And then the adventure whisks you away.

One minute you’ve got plans and schedules and the next . . . well, the next . . . you walk into work and they tell you there’s no money.

That’s what happened yesterday. Yep, after three months of starts, stops, promises and excuses, Capitol Films finally conceded – they essentially gave us 24 hours to pack up the accounting office and get out of town. They’ve got a roughly 30 million dollar mess on their hands – a movie that’s 95% in the can and 100% in the toilet.

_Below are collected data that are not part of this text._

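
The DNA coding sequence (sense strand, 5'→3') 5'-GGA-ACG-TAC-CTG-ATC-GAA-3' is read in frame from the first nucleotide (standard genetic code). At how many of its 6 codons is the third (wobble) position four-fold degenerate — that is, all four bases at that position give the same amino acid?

3

Codon 1 GGA (Gly): third position 4-fold.
Codon 2 ACG (Thr): third position 4-fold.
Codon 3 TAC (Tyr): third position 2-fold.
Codon 4 CTG (Leu): third position 4-fold.
Codon 5 ATC (Ile): third position 3-fold.
Codon 6 GAA (Glu): third position 2-fold.
Four-fold degenerate third positions: 3.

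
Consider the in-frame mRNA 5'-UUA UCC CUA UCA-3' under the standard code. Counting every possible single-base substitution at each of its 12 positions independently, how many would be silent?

12

Codon 1 (UUA, Leu): 2 synonymous substitutions.
Codon 2 (UCC, Ser): 3 synonymous substitutions.
Codon 3 (CUA, Leu): 4 synonymous substitutions.
Codon 4 (UCA, Ser): 3 synonymous substitutions.
Total: 2 + 3 + 4 + 3 = 12.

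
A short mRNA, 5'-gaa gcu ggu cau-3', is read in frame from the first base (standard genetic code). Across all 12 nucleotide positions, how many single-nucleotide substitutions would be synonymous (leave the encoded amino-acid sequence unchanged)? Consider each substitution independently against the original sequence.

8

Codon 1 (GAA, Glu): 1 synonymous substitution.
Codon 2 (GCU, Ala): 3 synonymous substitutions.
Codon 3 (GGU, Gly): 3 synonymous substitutions.
Codon 4 (CAU, His): 1 synonymous substitution.
Total: 1 + 3 + 3 + 1 = 8.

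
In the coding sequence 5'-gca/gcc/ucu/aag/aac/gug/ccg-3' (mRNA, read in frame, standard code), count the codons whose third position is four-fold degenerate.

Codon 1 GCA (Ala): third position 4-fold.
Codon 2 GCC (Ala): third position 4-fold.
Codon 3 UCU (Ser): third position 4-fold.
Codon 4 AAG (Lys): third position 2-fold.
Codon 5 AAC (Asn): third position 2-fold.
Codon 6 GUG (Val): third position 4-fold.
Codon 7 CCG (Pro): third position 4-fold.
Four-fold degenerate third positions: 5.

5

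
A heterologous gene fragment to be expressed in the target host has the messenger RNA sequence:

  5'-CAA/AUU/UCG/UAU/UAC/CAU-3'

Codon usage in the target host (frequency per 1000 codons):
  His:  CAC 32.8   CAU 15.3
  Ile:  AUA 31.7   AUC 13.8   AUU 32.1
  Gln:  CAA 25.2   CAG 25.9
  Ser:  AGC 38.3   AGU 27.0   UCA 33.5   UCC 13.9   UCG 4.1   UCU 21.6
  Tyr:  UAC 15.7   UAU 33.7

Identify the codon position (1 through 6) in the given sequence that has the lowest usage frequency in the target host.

3

Codon 1 CAA (Gln): 25.2 per 1000.
Codon 2 AUU (Ile): 32.1 per 1000.
Codon 3 UCG (Ser): 4.1 per 1000.
Codon 4 UAU (Tyr): 33.7 per 1000.
Codon 5 UAC (Tyr): 15.7 per 1000.
Codon 6 CAU (His): 15.3 per 1000.
Lowest frequency is 4.1 at codon 3.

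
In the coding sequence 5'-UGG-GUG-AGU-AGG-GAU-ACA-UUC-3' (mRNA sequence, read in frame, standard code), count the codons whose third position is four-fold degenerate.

2

Codon 1 UGG (Trp): third position 1-fold.
Codon 2 GUG (Val): third position 4-fold.
Codon 3 AGU (Ser): third position 2-fold.
Codon 4 AGG (Arg): third position 2-fold.
Codon 5 GAU (Asp): third position 2-fold.
Codon 6 ACA (Thr): third position 4-fold.
Codon 7 UUC (Phe): third position 2-fold.
Four-fold degenerate third positions: 2.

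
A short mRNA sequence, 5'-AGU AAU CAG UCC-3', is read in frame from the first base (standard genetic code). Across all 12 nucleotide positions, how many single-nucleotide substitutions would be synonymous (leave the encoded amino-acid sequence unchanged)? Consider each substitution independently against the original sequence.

Codon 1 (AGU, Ser): 1 synonymous substitution.
Codon 2 (AAU, Asn): 1 synonymous substitution.
Codon 3 (CAG, Gln): 1 synonymous substitution.
Codon 4 (UCC, Ser): 3 synonymous substitutions.
Total: 1 + 1 + 1 + 3 = 6.

6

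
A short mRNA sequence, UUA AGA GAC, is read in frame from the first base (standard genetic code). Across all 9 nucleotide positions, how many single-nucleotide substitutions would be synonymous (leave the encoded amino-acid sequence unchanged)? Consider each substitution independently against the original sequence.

Codon 1 (UUA, Leu): 2 synonymous substitutions.
Codon 2 (AGA, Arg): 2 synonymous substitutions.
Codon 3 (GAC, Asp): 1 synonymous substitution.
Total: 2 + 2 + 1 = 5.

5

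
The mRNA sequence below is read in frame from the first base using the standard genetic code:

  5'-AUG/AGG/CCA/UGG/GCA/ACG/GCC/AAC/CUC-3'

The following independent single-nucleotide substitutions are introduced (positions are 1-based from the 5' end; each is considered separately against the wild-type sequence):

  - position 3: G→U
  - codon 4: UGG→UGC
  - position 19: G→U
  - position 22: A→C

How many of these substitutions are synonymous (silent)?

0

Codon 1: AUG (Met) → AUU (Ile) — missense.
Codon 4: UGG (Trp) → UGC (Cys) — missense.
Codon 7: GCC (Ala) → UCC (Ser) — missense.
Codon 8: AAC (Asn) → CAC (His) — missense.
Synonymous: 0 of 4.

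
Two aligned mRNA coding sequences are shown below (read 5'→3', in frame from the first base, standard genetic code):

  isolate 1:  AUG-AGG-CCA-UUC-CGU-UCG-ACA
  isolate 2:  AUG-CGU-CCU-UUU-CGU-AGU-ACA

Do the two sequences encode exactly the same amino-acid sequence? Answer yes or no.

Codon 1: AUG Met / AUG Met — identical.
Codon 2: AGG Arg / CGU Arg — synonymous.
Codon 3: CCA Pro / CCU Pro — synonymous.
Codon 4: UUC Phe / UUU Phe — synonymous.
Codon 5: CGU Arg / CGU Arg — identical.
Codon 6: UCG Ser / AGU Ser — synonymous.
Codon 7: ACA Thr / ACA Thr — identical.
Nonsynonymous differences: 0 → same protein.

yes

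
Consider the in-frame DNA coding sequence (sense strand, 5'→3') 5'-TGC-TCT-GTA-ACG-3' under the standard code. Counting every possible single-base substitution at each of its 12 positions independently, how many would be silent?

10

Codon 1 (TGC, Cys): 1 synonymous substitution.
Codon 2 (TCT, Ser): 3 synonymous substitutions.
Codon 3 (GTA, Val): 3 synonymous substitutions.
Codon 4 (ACG, Thr): 3 synonymous substitutions.
Total: 1 + 3 + 3 + 3 = 10.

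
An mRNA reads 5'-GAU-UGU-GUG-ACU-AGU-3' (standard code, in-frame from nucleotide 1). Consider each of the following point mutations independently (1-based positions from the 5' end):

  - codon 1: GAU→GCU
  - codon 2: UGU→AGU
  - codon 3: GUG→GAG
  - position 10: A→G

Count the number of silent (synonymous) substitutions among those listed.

Codon 1: GAU (Asp) → GCU (Ala) — missense.
Codon 2: UGU (Cys) → AGU (Ser) — missense.
Codon 3: GUG (Val) → GAG (Glu) — missense.
Codon 4: ACU (Thr) → GCU (Ala) — missense.
Synonymous: 0 of 4.

0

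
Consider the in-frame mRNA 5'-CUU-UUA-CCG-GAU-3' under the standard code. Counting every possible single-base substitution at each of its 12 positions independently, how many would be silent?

9

Codon 1 (CUU, Leu): 3 synonymous substitutions.
Codon 2 (UUA, Leu): 2 synonymous substitutions.
Codon 3 (CCG, Pro): 3 synonymous substitutions.
Codon 4 (GAU, Asp): 1 synonymous substitution.
Total: 3 + 2 + 3 + 1 = 9.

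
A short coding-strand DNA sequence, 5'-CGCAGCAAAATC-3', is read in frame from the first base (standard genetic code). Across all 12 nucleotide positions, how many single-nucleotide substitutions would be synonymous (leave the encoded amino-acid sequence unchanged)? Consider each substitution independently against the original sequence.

Codon 1 (CGC, Arg): 3 synonymous substitutions.
Codon 2 (AGC, Ser): 1 synonymous substitution.
Codon 3 (AAA, Lys): 1 synonymous substitution.
Codon 4 (ATC, Ile): 2 synonymous substitutions.
Total: 3 + 1 + 1 + 2 = 7.

7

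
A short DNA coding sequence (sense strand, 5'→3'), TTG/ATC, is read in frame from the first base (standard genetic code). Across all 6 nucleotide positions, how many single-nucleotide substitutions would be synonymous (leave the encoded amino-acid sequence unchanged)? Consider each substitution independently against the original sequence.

Codon 1 (TTG, Leu): 2 synonymous substitutions.
Codon 2 (ATC, Ile): 2 synonymous substitutions.
Total: 2 + 2 = 4.

4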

I’m pissed. We all are. Capitol Films is splitting town with no intention to pay the shooting crew’s last week of pay that they worked so hard for. And they have no intention to pay the vendors who extended support and services for the making of the famously troubled film I’ve been working on for two months called “Nailed.”

Flown in as an emergency assistant accountant, I knew what I was getting myself into when I took this job with Capitol Films. I knew that they are very slow to give up the money. It’s like the ‘studio’ heads over there are in some fantasy world where they think that filmmaking doesn’t require funding. David Bergstein, the owner of Capitol Films has a ga-jillion bucks in his bank account. And doesn’t care that he’s fucking over hundreds of people.

If I’d have known that they were going to skip town owing millions of dollars, I would not have come here.

So, with 24 hours notice, I’m jetting town. Today. This afternoon, heading to Nashville, Tennessee for a little recuperation . . . one day I had Fourth of July plans with new local friends in Columbia, South Carolina . . . and the next thing I know . . . I’m hopping a plane without even time for a proper good-bye. I had my travel plans switched after they dropped the bomb on us because it’ll just be too depressing to stay, knowing the swath of monetary destruction that this horrible company is leaving in their wake.

Plus, if I don’t leave today . . . who knows if the ticket will be good later?

So, here I am in my hotel room this morning . . . tired, a bit hung-over and bleary-eyed. I’ve got about an hour to pack, but I’ve been on stand-by mode for weeks now, ready to jet literally at a moment’s notice. But I thought I’d have some sort of warning . . . nope . . . whoosh.

Here one minute, gone the next. On the road again. Ahh, the open road.